The Problem of Gender Bias In Machine Translation

An interesting meme is going around on social media that shows the gender specific translations created by Google Translate from a source text typed in a genderless language, Hungarian.

I was able to replicate this problem in several languages — English, Dutch, French, and German — and I am quite certain that the list could grow. What is going on here?

Sie sieht sehr gut aus. Und er siet dumm aus.

Elle est belle. Il est intelligent.

I treat Data Feminism, the magnum opus of Catherine D’Ignazio and Lauren F. Klein as a guidebook to all sorts of power-related problems in big data, not only those specifically pertaining to womxn. The reason why Slovak artists of any gender are less likely to be recommended by a music streaming platform are similar to why Google Translate assumes “the professor” is a “he” every time. In this case, of course, the problems of data and power that we see so clearly represented here do specifically deal with gender and sexism.

Ze is aan het winkelen. Hij gaat naar huis.

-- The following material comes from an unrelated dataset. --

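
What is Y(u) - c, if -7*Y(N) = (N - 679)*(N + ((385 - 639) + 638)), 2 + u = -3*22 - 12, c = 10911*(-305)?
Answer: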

[T]he past data in question (like segregated housing patterns or single parentage) are products of structurally unequal conditions. These unequal conditions are true across large social groups, and yet the technology uses those data as predictive elements that will influence one person’s future. […] This is one of the challenges of using data about people as an input into a system: the data are never “raw.” Data are always the product of unequal social relations — relations affected by centuries of history. As computer scientist Ben Green states, “Although most people talk about machine learning’s ability to predict the future, what it really does is predict the past.” — Introduction to Data Feminism by Catherine D’Ignazio and Lauren F. Klein

The problem here is that Google has “read” all books, translations, dictionaries and whatever it can get its proverbial hands on, as well as recording for years how people use and correct its translation tool. In a patriarchal society, more men drive buses then women, and women are more often considered and described as beautiful than they are strong. Google considers the most used translation in the past the one that is most likely to be correct in future cases.

(To Google’s credit, if you enter only a single term, not an entire text, it explains the problem. The Hungarian language does not use gendered nouns and pronouns — even though Hungarian society is quite patriarchal in other ways!)

Big data reenforces existing power imbalances because it projects the past into the present and the future, through numbers and language. As a study published by the European Union Agency For Fundamental Rights, Getting the future right — Artificial intelligence and fundamental rights argues, justice and equality are fundamental rights argues, justice and equality are fundamental rights. Accordingly, everyone must have the right to challenge an algorithm that discriminates against them, in music streaming, recruitment processes, or other contexts, in court.

Therefore, a transparent, accountable, trustworthy AI is one that constantly checks for biases and changes them. This is the reason why black-box, proprietary algorithms can do more harm than good. If you want to correct injustices in music streaming, in everyday language use, or in a recruitment process, you must be able to verify the training dataset of an algorithm, its working principles, and its outcome as unbiased.

Our startup has initiated several collaborations open for citizen scientists, individual artists, universities and corporations as well to create validated, trustworthy datasets to train accountable algorithms. We are currently focusing on music and climate change, and will start new data programs in other cultural and environmental areas.